The painting exudes the chill of a high desert morning, during that time when the floor of the valley begins to absorb the growing warmth of the sun rising against the mountains in the distance. As I marvel at the vibrancy, I hear a person next to me whisper, “The color is so rich. I can’t believe this is watercolor.”

We are looking at Valerie Cohen’s “Silence On My Mind: Hungry Valley Series #11."As a student of renowned Western watercolorist Milford Zornes, Cohen’s work incorporates deep, broad strokes that come close to the borders of abstraction.

“I like painting the edges,” Cohen says, smiling. “Although my approach in the use of materials has changed over the years, the salient characteristic of these works is their strong design.”

“Silence on My Mind” is part of Cohen’s 45-piece show of watercolor landscapes and three-dimensional assemblages, which opened at the Patagonia Service Center on Oct. 26. This is Cohen’s eighth solo exhibition. A skilled backcountry skier and mountaineer, Cohen’s work has appeared in numerous national and international juried competitions, as well as American Artist Magazine and The Arts Magazine.

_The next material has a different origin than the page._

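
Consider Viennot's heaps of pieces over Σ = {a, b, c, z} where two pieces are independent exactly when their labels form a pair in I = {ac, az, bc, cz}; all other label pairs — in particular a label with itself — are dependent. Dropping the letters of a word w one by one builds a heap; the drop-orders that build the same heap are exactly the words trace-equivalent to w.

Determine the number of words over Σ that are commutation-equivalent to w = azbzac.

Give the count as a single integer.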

As in “Silence on My Mind,” Cohen’s other landscapes are visual perceptions of wind, temperature and time of day. “Range of Light: Bristlecone” (watercolor on paper) is striking, with the texture and color of a tree’s bark reflecting the intrigue of life above 10,000 feet.

In addition to her Great Basin and Sierra Nevada landscapes, Cohen’s work also deals with social issues. One of her three-dimensional pieces, “On the Road: Driving into Nevada,” explores automobile crash fatalities by combining photographs, toy cars, beer bottle caps, splintered safety glass and newspaper headlines.

Cohen believes that, in many ways, traditional landscapes are lies. Landscape artists who choose not to paint the roads and telephone poles that run through the landscape create a view of nature as untouched.

“I try to communicate how I feel about a place,” Cohen says. “But I also feel it’s necessary to acknowledge that I am a human in that landscape, and there are other humans around me.”

Cohen has been actively involved in the fight to stop Oil-Dri Corporation from establishing two open-pit clay mines in Hungry Valley near the Reno-Sparks Indian Colony. Cohen’s opening reception featured a raffle of one of her paintings, the proceeds of which will benefit The Coalition for Safe and Healthy Neighborhoods in their efforts to stop the “kitty litter” mines.

“When I paint, it’s not with a political agenda," Cohen says. "But you can’t separate landscape from the people or politics that inhabit it—they go hand in hand."